The flu is another concern. Only half of all Americans, and about only one-third of adolescents, get an annual flu shot. Several flu strains may circulate among the population each flu season, and these strains often change from year to year.

Scientists can’t yet produce a universal influenza vaccination that is highly effective against all strains. But don’t use that as a reason not to immunize your teen — or yourself or other family members, says Meissner. “Even if it’s only 30% effective, that’s 30% better than nothing,” he says. “Experience indicates that a breakthrough infection occurring after vaccination is likely to be less severe in a vaccinated individual than among individuals who were not vaccinated at all.”

In addition to an annual flu shot for all people, young and old, Meissner shares the following 2019 updates on vaccinations for children and teens.

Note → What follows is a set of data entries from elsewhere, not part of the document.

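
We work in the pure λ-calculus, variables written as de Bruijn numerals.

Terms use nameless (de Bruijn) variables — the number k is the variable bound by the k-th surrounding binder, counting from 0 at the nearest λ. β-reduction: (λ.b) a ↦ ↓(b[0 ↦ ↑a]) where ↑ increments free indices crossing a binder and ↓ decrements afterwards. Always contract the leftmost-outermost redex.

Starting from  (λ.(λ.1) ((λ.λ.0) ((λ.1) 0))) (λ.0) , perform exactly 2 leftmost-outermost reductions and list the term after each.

Answer: after 2 steps: λ.0

Reduction:
  start: (λ.(λ.1) ((λ.λ.0) ((λ.1) 0))) (λ.0)
  step 1: (λ.λ.0) ((λ.λ.0) ((λ.λ.0) (λ.0)))
  step 2: λ.0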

  • Hepatitis A: The CDC now recommends that infants ages 6 through 11 months be vaccinated if they are traveling internationally. Also, more and more, homelessness is making hepatitis A more likely due to unsanitary living conditions in which clean water may not always be available.
  • Influenza and egg allergy: Meissner says the CDC has clarified that egg allergy is no longer considered a reason to avoid the flu vaccine. The amount of egg protein in the vaccine is so low that an allergic reaction is extremely unlikely.
  • Meningococcal: All 11- to 12-year-olds should get one shot of meningococcal conjugate (MenACWY). A booster shot is recommended at age 16. Teens 16 to 18 years old may be vaccinated with a serogroup B meningococcal (MenB) vaccine.
  • Booster shots: If there is a cluster outbreak of measles, mumps, or meningococcal disease in your town, state, or college campus, Meissner advises speaking with your health care provider, who should confer with the state health department to determine if booster vaccinations are needed.